Sophie Taeuber-Arp y Max Bill, conectados

3 febrero 2022

por | 3 febrero 2022

Una reciente exposición celebrada en el Paul Klee Zentrum de Berna (Suiza) ponía de relieve la capacidad de Max Bill para tejer redes de colaboración entre artistas de la vanguardia del siglo pasado. Los viajes que el artista y diseñador suizo realizó a París, Sao Paulo o Buenos Aires le permitieron conectar con otros colegas con los que más tarde pondría en marcha iniciativas tan diversas como la creación de colectivos de artistas (gruppe z, p.e.) o la Hochschule für Gestaltung [Escuela Superior de Diseño] de Ulm. Un ejemplo de ello es el apoyo prestado por Josef Albers en Ulm.

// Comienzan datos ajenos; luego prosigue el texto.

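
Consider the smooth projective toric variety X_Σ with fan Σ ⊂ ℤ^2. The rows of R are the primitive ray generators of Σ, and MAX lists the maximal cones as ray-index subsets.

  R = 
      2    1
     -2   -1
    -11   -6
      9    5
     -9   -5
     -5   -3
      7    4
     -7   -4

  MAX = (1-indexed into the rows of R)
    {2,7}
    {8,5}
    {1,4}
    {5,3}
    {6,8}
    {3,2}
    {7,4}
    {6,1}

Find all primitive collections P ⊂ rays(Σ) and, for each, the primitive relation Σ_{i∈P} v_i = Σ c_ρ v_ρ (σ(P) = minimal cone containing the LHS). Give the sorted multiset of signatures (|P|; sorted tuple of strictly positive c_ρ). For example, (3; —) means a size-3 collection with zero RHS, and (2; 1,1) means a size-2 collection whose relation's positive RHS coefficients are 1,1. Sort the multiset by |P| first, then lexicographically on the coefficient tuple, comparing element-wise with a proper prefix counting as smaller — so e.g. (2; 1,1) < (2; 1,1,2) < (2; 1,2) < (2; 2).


|primitive collections| = 20. Relations:

  P = {1,2}:  v_{1} + v_{2} = 0 ; sig = (2; —)
  P = {4,5}:  v_{4} + v_{5} = 0 ; sig = (2; —)
  P = {7,8}:  v_{7} + v_{8} = 0 ; sig = (2; —)
  P = {1,3}:  v_{1} + v_{3} = v_{5} ; sig = (2; 1)
  P = {1,5}:  v_{1} + v_{5} = v_{8} ; sig = (2; 1)
  P = {1,7}:  v_{1} + v_{7} = v_{4} ; sig = (2; 1)
  P = {1,8}:  v_{1} + v_{8} = v_{6} ; sig = (2; 1)
  P = {2,4}:  v_{2} + v_{4} = v_{7} ; sig = (2; 1)
  P = {2,5}:  v_{2} + v_{5} = v_{3} ; sig = (2; 1)
  P = {2,6}:  v_{2} + v_{6} = v_{8} ; sig = (2; 1)
  P = {2,8}:  v_{2} + v_{8} = v_{5} ; sig = (2; 1)
  P = {3,4}:  v_{3} + v_{4} = v_{2} ; sig = (2; 1)
  P = {4,8}:  v_{4} + v_{8} = v_{1} ; sig = (2; 1)
  P = {5,7}:  v_{5} + v_{7} = v_{2} ; sig = (2; 1)
  P = {6,7}:  v_{6} + v_{7} = v_{1} ; sig = (2; 1)
  P = {3,6}:  v_{3} + v_{6} = v_{5} + v_{8} ; sig = (2; 1,1)
  P = {3,7}:  v_{3} + v_{7} = 2·v_{2} ; sig = (2; 2)
  P = {3,8}:  v_{3} + v_{8} = 2·v_{5} ; sig = (2; 2)
  P = {4,6}:  v_{4} + v_{6} = 2·v_{1} ; sig = (2; 2)
  P = {5,6}:  v_{5} + v_{6} = 2·v_{8} ; sig = (2; 2)

Sorted signature multiset PRS(X):
    |P|=2: 20 collections, coeffs (), (), (), (1), (1), (1), (1), (1), (1), (1), (1), (1), (1), (1), (1), (1,1), (2), (2), (2), (2)


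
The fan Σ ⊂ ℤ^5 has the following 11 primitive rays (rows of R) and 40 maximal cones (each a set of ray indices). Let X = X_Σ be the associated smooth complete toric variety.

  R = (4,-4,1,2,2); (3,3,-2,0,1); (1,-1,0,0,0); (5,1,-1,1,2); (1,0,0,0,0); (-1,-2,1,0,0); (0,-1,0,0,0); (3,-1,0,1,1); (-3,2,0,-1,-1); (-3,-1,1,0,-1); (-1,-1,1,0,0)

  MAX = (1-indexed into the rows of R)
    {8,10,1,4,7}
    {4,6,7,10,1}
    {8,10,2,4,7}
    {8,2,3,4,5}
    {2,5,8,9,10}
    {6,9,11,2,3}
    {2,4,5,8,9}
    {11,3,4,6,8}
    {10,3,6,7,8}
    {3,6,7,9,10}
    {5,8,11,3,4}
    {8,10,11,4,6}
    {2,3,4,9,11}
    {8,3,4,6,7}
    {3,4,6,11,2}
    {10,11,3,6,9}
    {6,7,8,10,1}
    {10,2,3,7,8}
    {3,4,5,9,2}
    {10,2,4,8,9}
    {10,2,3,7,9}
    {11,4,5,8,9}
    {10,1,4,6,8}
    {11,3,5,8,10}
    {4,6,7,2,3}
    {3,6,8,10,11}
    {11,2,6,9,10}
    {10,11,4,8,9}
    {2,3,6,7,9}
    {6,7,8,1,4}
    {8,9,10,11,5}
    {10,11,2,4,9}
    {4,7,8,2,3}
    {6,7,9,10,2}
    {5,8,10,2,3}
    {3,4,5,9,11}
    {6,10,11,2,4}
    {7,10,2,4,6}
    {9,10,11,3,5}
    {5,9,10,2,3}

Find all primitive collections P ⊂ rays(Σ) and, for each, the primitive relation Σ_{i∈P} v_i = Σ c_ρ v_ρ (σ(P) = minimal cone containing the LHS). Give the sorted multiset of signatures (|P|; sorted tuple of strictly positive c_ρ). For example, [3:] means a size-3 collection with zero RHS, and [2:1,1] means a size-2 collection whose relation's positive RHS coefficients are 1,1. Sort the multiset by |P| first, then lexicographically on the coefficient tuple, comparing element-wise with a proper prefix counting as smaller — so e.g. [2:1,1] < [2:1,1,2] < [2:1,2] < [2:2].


|primitive collections| = 21. Relations:

  • {5,7}:  v_{5} + v_{7} = v_{3}  so sig = [2:1]
  • {7,11}:  v_{7} + v_{11} = v_{6}  so sig = [2:1]
  • {5,6}:  v_{5} + v_{6} = v_{3} + v_{11}  so sig = [2:1,1]
  • {1,9}:  v_{1} + v_{9} = v_{4} + v_{6} + v_{10}  so sig = [2:1,1,1]
  • {1,11}:  v_{1} + v_{11} = v_{4} + 2·v_{6} + v_{8} + v_{10}  so sig = [2:1,1,1,2]
  • {1,3}:  v_{1} + v_{3} = v_{6} + v_{7} + 2·v_{8}  so sig = [2:1,1,2]
  • {1,5}:  v_{1} + v_{5} = v_{6} + 2·v_{8}  so sig = [2:1,2]
  • {1,2}:  v_{1} + v_{2} = 2·v_{4} + 2·v_{7} + v_{10}  so sig = [2:1,2,2]
  • {7,8,9}:  v_{7} + v_{8} + v_{9} = 0  so sig = [3:]
  • {2,8,11}:  v_{2} + v_{8} + v_{11} = v_{4}  so sig = [3:1]
  • {3,4,10}:  v_{3} + v_{4} + v_{10} = v_{8}  so sig = [3:1]
  • {3,8,9}:  v_{3} + v_{8} + v_{9} = v_{5}  so sig = [3:1]
  • {6,8,9}:  v_{6} + v_{8} + v_{9} = v_{11}  so sig = [3:1]
  • {2,6,8}:  v_{2} + v_{6} + v_{8} = v_{4} + v_{7}  so sig = [3:1,1]
  • {4,7,9}:  v_{4} + v_{7} + v_{9} = v_{2} + v_{11}  so sig = [3:1,1]
  • {2,5,11}:  v_{2} + v_{5} + v_{11} = v_{3} + v_{4} + v_{9}  so sig = [3:1,1,1]
  • {4,5,10}:  v_{4} + v_{5} + v_{10} = 2·v_{8} + v_{9}  so sig = [3:1,2]
  • {4,6,9}:  v_{4} + v_{6} + v_{9} = v_{2} + 2·v_{11}  so sig = [3:1,2]
  • {2,3,10,11}:  v_{2} + v_{3} + v_{10} + v_{11} = 0  so sig = [4:]
  • {2,3,6,10}:  v_{2} + v_{3} + v_{6} + v_{10} = v_{7}  so sig = [4:1]
  • {4,6,7,8,10}:  v_{4} + v_{6} + v_{7} + v_{8} + v_{10} = v_{1}  so sig = [5:1]

Sorted signature multiset PRS(X):
[[2:1], [2:1], [2:1,1], [2:1,1,1], [2:1,1,1,2], [2:1,1,2], [2:1,2], [2:1,2,2], [3:], [3:1], [3:1], [3:1], [3:1], [3:1,1], [3:1,1], [3:1,1,1], [3:1,2], [3:1,2], [4:], [4:1], [5:1]]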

Ambos se conocieron durante el periodo de aprendizaje (apenas un par de años) en que Bill permaneció en la Bauhaus de Dessau.

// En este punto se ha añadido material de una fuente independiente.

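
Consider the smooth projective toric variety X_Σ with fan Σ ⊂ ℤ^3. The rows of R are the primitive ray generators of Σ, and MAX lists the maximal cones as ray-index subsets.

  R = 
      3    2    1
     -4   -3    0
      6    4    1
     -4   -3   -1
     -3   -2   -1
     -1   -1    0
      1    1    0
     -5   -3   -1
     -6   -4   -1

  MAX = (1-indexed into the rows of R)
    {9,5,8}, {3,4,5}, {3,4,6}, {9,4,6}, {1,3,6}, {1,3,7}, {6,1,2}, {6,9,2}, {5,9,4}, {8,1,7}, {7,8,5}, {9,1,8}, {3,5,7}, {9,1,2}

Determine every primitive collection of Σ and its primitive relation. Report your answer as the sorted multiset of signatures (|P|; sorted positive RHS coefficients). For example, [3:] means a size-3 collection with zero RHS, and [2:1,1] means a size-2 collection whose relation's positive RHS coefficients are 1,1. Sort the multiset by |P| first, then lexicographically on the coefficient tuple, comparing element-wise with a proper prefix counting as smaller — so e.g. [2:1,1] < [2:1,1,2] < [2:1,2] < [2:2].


Δ(Σ) — 9 vertices, 16 min non-faces:

  {1,5}:  v_{1} + v_{5} = 0 — sig = [2:]
  {3,9}:  v_{3} + v_{9} = 0 — sig = [2:]
  {6,7}:  v_{6} + v_{7} = 0 — sig = [2:]
  {1,4}:  v_{1} + v_{4} = v_{6} — sig = [2:1]
  {3,8}:  v_{3} + v_{8} = v_{7} — sig = [2:1]
  {4,7}:  v_{4} + v_{7} = v_{5} — sig = [2:1]
  {5,6}:  v_{5} + v_{6} = v_{4} — sig = [2:1]
  {6,8}:  v_{6} + v_{8} = v_{9} — sig = [2:1]
  {7,9}:  v_{7} + v_{9} = v_{8} — sig = [2:1]
  {2,3}:  v_{2} + v_{3} = v_{1} + v_{6} — sig = [2:1,1]
  {2,5}:  v_{2} + v_{5} = v_{6} + v_{9} — sig = [2:1,1]
  {2,7}:  v_{2} + v_{7} = v_{1} + v_{9} — sig = [2:1,1]
  {4,8}:  v_{4} + v_{8} = v_{5} + v_{9} — sig = [2:1,1]
  {2,4}:  v_{2} + v_{4} = 2·v_{6} + v_{9} — sig = [2:1,2]
  {2,8}:  v_{2} + v_{8} = v_{1} + 2·v_{9} — sig = [2:1,2]
  {1,6,9}:  v_{1} + v_{6} + v_{9} = v_{2} — sig = [3:1]

Sorted signature multiset PRS(X):
    [2:]
    [2:]
    [2:]
    [2:1]
    [2:1]
    [2:1]
    [2:1]
    [2:1]
    [2:1]
    [2:1,1]
    [2:1,1]
    [2:1,1]
    [2:1,1]
    [2:1,2]
    [2:1,2]
    [3:1]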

Entre ese grupo de artistas que Bill frecuentó se hallaba (además de Joaquín Torres-García o Richard Paul Lohse) la también suiza Sophie Taeuber-Arp. El encuentro entre ambos se produjo en París, antes aún de que Bill ingresara en la Bauhaus. El aprecio y la admiración fueron, desde un principio, mutuos. Los unió, entre otras cosas, el interés por la abstracción geométrica. La amistad de ambos llevó a Sophie Taeuber-Arp a hospedarse temporalmente en casa de Max Bill. La desgracia quiso que ella muriese accidentalmente allí. 

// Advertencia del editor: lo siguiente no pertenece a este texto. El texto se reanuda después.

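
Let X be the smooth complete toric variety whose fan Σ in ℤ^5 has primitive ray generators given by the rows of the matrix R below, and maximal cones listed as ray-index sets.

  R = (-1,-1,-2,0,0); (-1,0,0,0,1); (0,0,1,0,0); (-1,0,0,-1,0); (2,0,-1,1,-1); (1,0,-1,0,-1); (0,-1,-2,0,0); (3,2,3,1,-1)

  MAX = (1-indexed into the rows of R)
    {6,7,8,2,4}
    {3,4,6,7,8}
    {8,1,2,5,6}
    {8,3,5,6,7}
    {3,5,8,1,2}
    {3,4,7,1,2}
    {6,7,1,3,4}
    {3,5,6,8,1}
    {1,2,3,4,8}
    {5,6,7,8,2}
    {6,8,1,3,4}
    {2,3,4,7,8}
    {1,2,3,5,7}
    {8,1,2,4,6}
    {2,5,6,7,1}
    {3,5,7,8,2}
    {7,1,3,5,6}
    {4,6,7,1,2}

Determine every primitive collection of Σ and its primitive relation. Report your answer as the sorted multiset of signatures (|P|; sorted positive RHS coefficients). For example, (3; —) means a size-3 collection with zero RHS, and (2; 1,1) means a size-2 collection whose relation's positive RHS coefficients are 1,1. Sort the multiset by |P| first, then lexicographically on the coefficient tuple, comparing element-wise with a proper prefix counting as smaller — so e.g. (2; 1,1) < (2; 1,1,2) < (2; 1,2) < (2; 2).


|primitive collections| = 3. Relations:

  • {4,5}:  v_{4} + v_{5} = v_{6}  so sig = (2; 1)
  • {2,3,6}:  v_{2} + v_{3} + v_{6} = 0  so sig = (3; —)
  • {1,7,8}:  v_{1} + v_{7} + v_{8} = v_{5}  so sig = (3; 1)

Hence PRS(X_Σ) =
    |P|=2: 1 collection, coeffs (1)
    |P|=3: 2 collections, coeffs (), (1)


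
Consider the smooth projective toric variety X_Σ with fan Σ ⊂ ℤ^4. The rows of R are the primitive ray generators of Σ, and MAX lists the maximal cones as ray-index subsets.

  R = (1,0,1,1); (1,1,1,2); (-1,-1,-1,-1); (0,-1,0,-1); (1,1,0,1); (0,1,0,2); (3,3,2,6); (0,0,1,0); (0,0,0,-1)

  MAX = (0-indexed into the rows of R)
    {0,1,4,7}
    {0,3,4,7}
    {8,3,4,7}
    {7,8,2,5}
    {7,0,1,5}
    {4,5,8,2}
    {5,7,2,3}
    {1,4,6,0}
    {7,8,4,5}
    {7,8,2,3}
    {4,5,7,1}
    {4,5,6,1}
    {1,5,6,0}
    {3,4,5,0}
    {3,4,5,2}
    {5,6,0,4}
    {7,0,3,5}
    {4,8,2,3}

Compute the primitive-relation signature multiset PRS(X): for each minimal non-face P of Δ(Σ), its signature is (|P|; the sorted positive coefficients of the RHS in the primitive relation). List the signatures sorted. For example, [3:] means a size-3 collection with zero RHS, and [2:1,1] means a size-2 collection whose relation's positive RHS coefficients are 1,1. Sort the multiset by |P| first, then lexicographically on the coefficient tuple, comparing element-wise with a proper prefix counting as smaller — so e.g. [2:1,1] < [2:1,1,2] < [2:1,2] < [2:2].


14 minimal non-faces of Δ(Σ) (on 9 rays):

  {1,3}:  v_{1} + v_{3} = v_{0}  →  sig = [2:1]
  {1,2}:  v_{1} + v_{2} = v_{3} + v_{5}  →  sig = [2:1,1]
  {1,8}:  v_{1} + v_{8} = v_{4} + v_{7}  →  sig = [2:1,1]
  {0,8}:  v_{0} + v_{8} = v_{3} + v_{4} + v_{7}  →  sig = [2:1,1,1]
  {2,6}:  v_{2} + v_{6} = v_{0} + v_{3} + v_{4} + 2·v_{5}  →  sig = [2:1,1,1,2]
  {3,6}:  v_{3} + v_{6} = 2·v_{0} + v_{4} + v_{5}  →  sig = [2:1,1,2]
  {0,2}:  v_{0} + v_{2} = 2·v_{3} + v_{5}  →  sig = [2:1,2]
  {6,8}:  v_{6} + v_{8} = 2·v_{1} + v_{4}  →  sig = [2:1,2]
  {6,7}:  v_{6} + v_{7} = 3·v_{1}  →  sig = [2:3]
  {2,4,7}:  v_{2} + v_{4} + v_{7} = 0  →  sig = [3:]
  {3,5,8}:  v_{3} + v_{5} + v_{8} = 0  →  sig = [3:]
  {0,1,4,5}:  v_{0} + v_{1} + v_{4} + v_{5} = v_{6}  →  sig = [4:1]
  {3,4,5,7}:  v_{3} + v_{4} + v_{5} + v_{7} = v_{1}  →  sig = [4:1]
  {0,4,5,7}:  v_{0} + v_{4} + v_{5} + v_{7} = 2·v_{1}  →  sig = [4:2]

so the primitive-relation signature multiset is
{ [2:1],  [2:1,1] ×2,  [2:1,1,1],  [2:1,1,1,2],  [2:1,1,2],  [2:1,2] ×2,  [2:3],  [3:] ×2,  [4:1] ×2,  [4:2] }


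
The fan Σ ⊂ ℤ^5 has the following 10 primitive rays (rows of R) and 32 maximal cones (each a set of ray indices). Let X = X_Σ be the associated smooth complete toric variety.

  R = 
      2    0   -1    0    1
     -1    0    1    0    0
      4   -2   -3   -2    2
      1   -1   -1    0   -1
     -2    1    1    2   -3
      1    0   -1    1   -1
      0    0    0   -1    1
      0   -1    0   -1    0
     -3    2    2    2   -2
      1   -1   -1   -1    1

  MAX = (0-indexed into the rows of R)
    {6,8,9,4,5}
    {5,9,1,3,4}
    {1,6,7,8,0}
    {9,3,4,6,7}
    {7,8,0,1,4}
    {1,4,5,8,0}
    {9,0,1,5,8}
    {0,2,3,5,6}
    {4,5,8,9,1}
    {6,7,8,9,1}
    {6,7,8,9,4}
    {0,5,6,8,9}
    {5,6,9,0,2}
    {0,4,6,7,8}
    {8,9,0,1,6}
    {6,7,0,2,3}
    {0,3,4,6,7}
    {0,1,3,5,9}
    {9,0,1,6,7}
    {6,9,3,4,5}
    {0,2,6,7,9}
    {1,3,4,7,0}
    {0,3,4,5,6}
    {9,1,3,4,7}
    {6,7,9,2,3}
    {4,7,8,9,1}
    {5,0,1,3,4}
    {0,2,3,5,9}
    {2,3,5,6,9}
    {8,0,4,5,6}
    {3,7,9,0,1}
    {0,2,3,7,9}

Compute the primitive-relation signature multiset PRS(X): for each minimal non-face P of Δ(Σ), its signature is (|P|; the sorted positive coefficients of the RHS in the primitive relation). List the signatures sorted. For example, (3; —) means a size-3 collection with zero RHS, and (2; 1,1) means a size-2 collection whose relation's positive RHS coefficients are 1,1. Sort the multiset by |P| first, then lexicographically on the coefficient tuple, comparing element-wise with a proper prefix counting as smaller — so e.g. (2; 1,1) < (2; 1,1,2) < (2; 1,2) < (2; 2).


11 collections generate NE(X_Σ); each relation:

  P={3,8}:  v_{3} + v_{8} = v_{4}  ⇒ sig = (2; 1)
  P={5,7}:  v_{5} + v_{7} = v_{3}  ⇒ sig = (2; 1)
  P={2,8}:  v_{2} + v_{8} = v_{5} + v_{6}  ⇒ sig = (2; 1,1)
  P={1,2}:  v_{1} + v_{2} = v_{0} + v_{7} + v_{9}  ⇒ sig = (2; 1,1,1)
  P={2,4}:  v_{2} + v_{4} = v_{3} + v_{5} + v_{6}  ⇒ sig = (2; 1,1,1)
  P={1,5,6}:  v_{1} + v_{5} + v_{6} = 0  ⇒ sig = (3; —)
  P={0,4,9}:  v_{0} + v_{4} + v_{9} = v_{5}  ⇒ sig = (3; 1)
  P={1,3,6}:  v_{1} + v_{3} + v_{6} = v_{7}  ⇒ sig = (3; 1)
  P={1,4,6}:  v_{1} + v_{4} + v_{6} = v_{7} + v_{8}  ⇒ sig = (3; 1,1)
  P={0,7,8,9}:  v_{0} + v_{7} + v_{8} + v_{9} = 0  ⇒ sig = (4; —)
  P={0,3,6,9}:  v_{0} + v_{3} + v_{6} + v_{9} = v_{2}  ⇒ sig = (4; 1)

Hence PRS(X_Σ) =
    (2; 1)
    (2; 1)
    (2; 1,1)
    (2; 1,1,1)
    (2; 1,1,1)
    (3; —)
    (3; 1)
    (3; 1)
    (3; 1,1)
    (4; —)
    (4; 1)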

De unos años a esta parte, la figura de Sophie Taeuber-Arp no ha dejado de cobrar relevancia. Walburga Krupp —comisaria de la muestra Sophie Taeuber-Arp: Living Abstraction, que estos días puede verse en el MoMA de Nueva York— ha dado recientemente a la imprenta dos nuevos títulos: un breve y muy interesante estudio en torno a una de sus obras bisagra, la pintura Equilibre, así como la edición de las cartas que la artista envió a Annie y Oskar Müller-Widmann. Ambos han aparecido en el sello suizo Scheidegger & Spiess.

Taeuber-Arp. Axonometric drawing of the interior of the Galerie Goemans Paris (1929).

Taeuber Arp. Circle Picture (1933).jpg

La gran capacidad creativa de Sophie Taeuber-Arp y Max Bill —algo que tuvo que ver, sin duda, con la formación que recibieron ambos, más allá de sus dotes innatas, de su facilidad para la composición y el dibujo, para el pensamiento abstracto— les permitió transitar los caminos del arte y el diseño de forma consciente, sin miedo alguno a la hora de franquear los presupuestos de la ortodoxia del tiempo en que les fue dado vivir y crear.

Sus legados nos permiten descubrir  cuán profunda ha sido la influencia que una y otro han ejercido en artistas y diseñadores posteriores. No es poca cosa.